The .NET Regex does not have an explicit mechanism for excluding certain data in your search. For example, I ran across a problem where I needed to find all instances of The Word in some text but I needed to ignore any instance of The Word that may have been found inside of a tag (<>) or inside of an href pair (<a href="blahblah">The Word</a>).
Not a straight forward problem. In my search I saw some really strange solutions including everything from walking the HTML DOM tree to custom parsers and worse. Most of the time, when you're writing code, if it makes you feel dirty then there's probably a better solution.
I eventually stumbled on this:
The idea is to attack this problem with match groups. The basic pseudo pattern is as follows:
string pattern = @"(PatternIWantToAvoid)|(MaybeAnotherPatternIwantToAvoid)|(ThePatternIWant)";
Notice how we have three Match groups there, denoted by the parenthesis. Each group is separated by the OR operator ("|"). The end result is that you will match all three patterns, but atomically. In other words, when you get your match groups back, you only care about what's in group #3 (in this case). Match group 0 is the entire string (as per usual). Match group 1 will ctonain matches for "PatternIWantToAvoid", match group 2 will contain matches for "MaybeAnotherPatternIWantToAvoid" and finally match group 3 is the "ThePatternIWant".
To restate the original problem I faced...
- I want to ignore everything that's a tag, i.e. anything that matches "<.[^>]*>".
- I also want to ignore everything that's an href pair, i.e. anything that matches "<a.*?</a>".
- I want to capture everything that matches "The Word", i.e. "\W(TheWord)\W" (this could be any pattern)

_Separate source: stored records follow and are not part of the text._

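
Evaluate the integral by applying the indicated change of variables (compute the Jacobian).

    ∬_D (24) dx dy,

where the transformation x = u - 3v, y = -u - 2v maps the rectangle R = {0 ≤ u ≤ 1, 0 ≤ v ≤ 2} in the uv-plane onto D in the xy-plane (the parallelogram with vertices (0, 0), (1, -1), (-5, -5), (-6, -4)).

Compute the Jacobian determinant of (x, y) with respect to (u, v):

    ∂(x,y)/∂(u,v) = | 1  -3 | = (1)(-2) - (-3)(-1) = -5.
                   | -1  -2 |

Its absolute value is |J| = 5 (the area scaling factor).

Substituting x = u - 3v, y = -u - 2v into the integrand,

    24 → 24,

so the integral becomes

    ∬_R (24) · |J| du dv = ∫_0^1 ∫_0^2 (120) dv du.

Inner (v): 240.
Outer (u): 240.

Therefore ∬_D (24) dx dy = 240.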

My final regex pattern then looks like this:
string pattern = string.Format(@"(<a.*?</a>)|(<.[^>]*>)|\W({0})\W", targetKeyword)
And here is the code to actually pull out the desired matches:
1: // Regex to find our keyword in the content string
2: string content = "target text to search";
3: string targetKeyword = "The Word";
4: string pattern = string.Format(@"(<a.*?</a>)|(<.[^>]*>)|\W({0})\W", targetKeyword); // looks for our keyword, but allows us to filter out everything in <tags> as well as everything already hyperlinked via <a href> 5: Regex targetWord = new Regex(pattern, RegexOptions.IgnoreCase | RegexOptions.Singleline | RegexOptions.Multiline);
6: MatchCollection matches = targetWord.Matches(content);
7: for(int i = 0; i < matches.Count; i++)
8: { 9: Match m = matches[i];
10: if (m.Groups[3].Success) // group 3 is where our lonely targetKeyword finds would happen. group 1 is <a href>s and group 2 is other <tags>
11: { 12: string target = m.Groups[3].Value;
13: // Do something wonderous with your newfound treasure here
14: }
15: }
Tah-dah.